Would the positive, loving lesbian relationship at the heart of the film have been noteworthy in a mass market commercial teen horror film from the mid-90s? Undoubtedly—and its very presence would have cast a long shadow across the rest of the text, lending it a subversive or reactionary quality depending upon the film. In 2021, however, it’s barely worth mentioning and makes little difference to the themes of the film or to the characters on-screen—even the most uptight of whom display almost none of the bigotry or hostility that might have been heaped on a queer couple in that decade. Reduced to mere window dressing, these elements function only as a bullet-point for bloggers searching for a thematic jumping off point.

(All this to say nothing of the fact that horror has made significant use of queer text and subtext for decades, often far before more mainstream cinema.)

This same absence of meaning is tangible in the film’s depiction of poverty, class, wealth, race, trauma, and history, as well as a litany of other themes and subtexts found in abundance in other horror media, now and in the mid-Nineties. Assembled piecemeal from the corpses of other franchises, Fear Street echoes with symbols and sigils of potential meaning, but they have no purchase on our world—silent ghosts passing us by, with nothing to say and no clear purpose.

Is it possible that all this is a symptom of the film’s 3-part structure? Perhaps. It’s entirely possible that subsequent installments will unearth themes and meaning as the series continues its journey through the horror sub-genres of yesteryear. But horror has never required a full series to make its themes known, and taken as a distinct object, this first installment of Fear Street feels rather empty inside.

It’s no coincidence that many of these same criticisms might be leveled at Netflix’s last prominent work of pastiche, the Spielbergian sci-fi-horror series Stranger Things. As pieces of art that define themselves largely by their connections to the cinema of yesterday, both properties are sandwiched uncomfortably between the past and the present, neither one thing nor the other.

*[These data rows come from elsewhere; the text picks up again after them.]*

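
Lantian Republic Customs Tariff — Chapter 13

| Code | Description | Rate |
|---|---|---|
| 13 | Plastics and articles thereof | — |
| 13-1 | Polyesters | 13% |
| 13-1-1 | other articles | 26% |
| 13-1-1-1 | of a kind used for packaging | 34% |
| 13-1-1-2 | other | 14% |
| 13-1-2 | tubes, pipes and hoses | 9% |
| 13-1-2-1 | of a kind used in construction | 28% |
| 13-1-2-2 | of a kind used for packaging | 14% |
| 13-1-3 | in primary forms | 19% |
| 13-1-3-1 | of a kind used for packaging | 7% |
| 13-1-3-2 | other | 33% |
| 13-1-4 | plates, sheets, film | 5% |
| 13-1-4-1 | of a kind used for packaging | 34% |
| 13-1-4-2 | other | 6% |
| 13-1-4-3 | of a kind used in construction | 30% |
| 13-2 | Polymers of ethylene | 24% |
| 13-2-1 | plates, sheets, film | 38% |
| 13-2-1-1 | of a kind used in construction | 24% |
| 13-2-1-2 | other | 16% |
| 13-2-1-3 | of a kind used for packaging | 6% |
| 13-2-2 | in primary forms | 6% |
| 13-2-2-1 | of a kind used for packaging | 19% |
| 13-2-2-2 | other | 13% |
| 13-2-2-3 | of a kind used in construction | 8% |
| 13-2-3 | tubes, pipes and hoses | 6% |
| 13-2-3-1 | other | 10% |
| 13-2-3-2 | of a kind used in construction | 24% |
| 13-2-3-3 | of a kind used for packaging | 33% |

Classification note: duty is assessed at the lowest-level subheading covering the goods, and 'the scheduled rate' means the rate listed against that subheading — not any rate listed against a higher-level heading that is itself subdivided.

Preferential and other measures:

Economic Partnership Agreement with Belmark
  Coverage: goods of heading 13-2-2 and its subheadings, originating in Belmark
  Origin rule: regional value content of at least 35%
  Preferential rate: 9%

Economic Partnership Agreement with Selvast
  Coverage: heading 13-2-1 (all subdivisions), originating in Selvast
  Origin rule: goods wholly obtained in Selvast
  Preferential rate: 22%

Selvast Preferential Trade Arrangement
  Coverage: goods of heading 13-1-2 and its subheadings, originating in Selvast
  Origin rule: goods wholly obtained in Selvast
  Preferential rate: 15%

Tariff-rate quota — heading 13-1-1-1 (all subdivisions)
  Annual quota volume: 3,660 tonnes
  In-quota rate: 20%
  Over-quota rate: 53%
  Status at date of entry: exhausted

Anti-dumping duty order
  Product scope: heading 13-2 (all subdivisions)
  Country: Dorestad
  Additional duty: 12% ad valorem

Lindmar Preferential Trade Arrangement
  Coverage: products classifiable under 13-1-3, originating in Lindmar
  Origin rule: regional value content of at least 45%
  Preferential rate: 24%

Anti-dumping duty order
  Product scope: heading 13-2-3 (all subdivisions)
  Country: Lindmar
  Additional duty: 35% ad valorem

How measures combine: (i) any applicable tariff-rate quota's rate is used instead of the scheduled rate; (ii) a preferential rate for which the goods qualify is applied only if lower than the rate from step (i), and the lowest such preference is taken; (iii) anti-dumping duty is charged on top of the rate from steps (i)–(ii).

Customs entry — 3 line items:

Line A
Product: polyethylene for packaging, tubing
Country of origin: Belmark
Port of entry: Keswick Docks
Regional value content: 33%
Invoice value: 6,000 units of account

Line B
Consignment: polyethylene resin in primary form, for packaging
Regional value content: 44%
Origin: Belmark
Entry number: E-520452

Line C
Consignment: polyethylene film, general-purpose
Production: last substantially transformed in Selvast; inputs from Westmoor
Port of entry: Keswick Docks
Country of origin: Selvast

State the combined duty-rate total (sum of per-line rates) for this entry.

Line A: polyethylene → 13-2; tubing → 13-2-3; for packaging → 13-2-3-3. Scheduled 33%. Belmark agreement on 13-2-2: 13-2-3-3 not covered. → 33%.
Line B: polyethylene → 13-2; resin in primary form → 13-2-2; for packaging → 13-2-2-1. Scheduled 19%. Belmark agreement on 13-2-2: RVC ≥ 35% → 9% available; preferential 9%. → 9%.
Line C: polyethylene → 13-2; film → 13-2-1; general-purpose → 13-2-1-2. Scheduled 16%. Selvast agreement on 13-2-1: not wholly obtained; Selvast agreement on 13-1-2: 13-2-1-2 not covered. → 16%.
Sum: 33% + 9% + 16% = 58%.

58%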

Made in the modern day for a modern audience, they have no particular interest in commenting on the eras from which they draw; and as faux artifacts, they largely avoid addressing the present at all, content in duplicating the superficial aesthetics of the past.

It’s easy to imagine a smarter, more thematically resonant version of Fear Street that uses the tools of horror to comment on the onrushing weight of history that was even then preparing to collide headlong with the film’s teenage protagonists, or to draw parallels between the uncertainty of today’s youth and an earlier generation. Instead, we’re left with a rough simulacra dressed in the ill-fitting clothes of better, more resonant films.

None of which is to say that the film is unenjoyable, or even bad—far from it. Janiak’s direction is capable and exciting, and suggests the potential for a long and interesting career in the genre (her 2014 debut, Honeymoon, certainly looks worth a watch). The visuals, both the kills and more quotidian shots, are interesting and well executed. The pastiche is largely on point, and the film as a whole succeeds in hauling a largely dead horror sub-genre more or less back out of the grave.

But watching the credits roll and the teaser for the subsequent installment—Fear Street Part 2: 1978, a Friday the Thirteenth homage at a Carter-era summer camp—it’s hard to get over the sense that this was a film that took a skilled director, sizable budget, capable cast, and all the buzzing tools and grinding cinematic machinery of multiple decades of horror cinema, and rather than go somewhere interesting was content to just rev the engine in the driveway.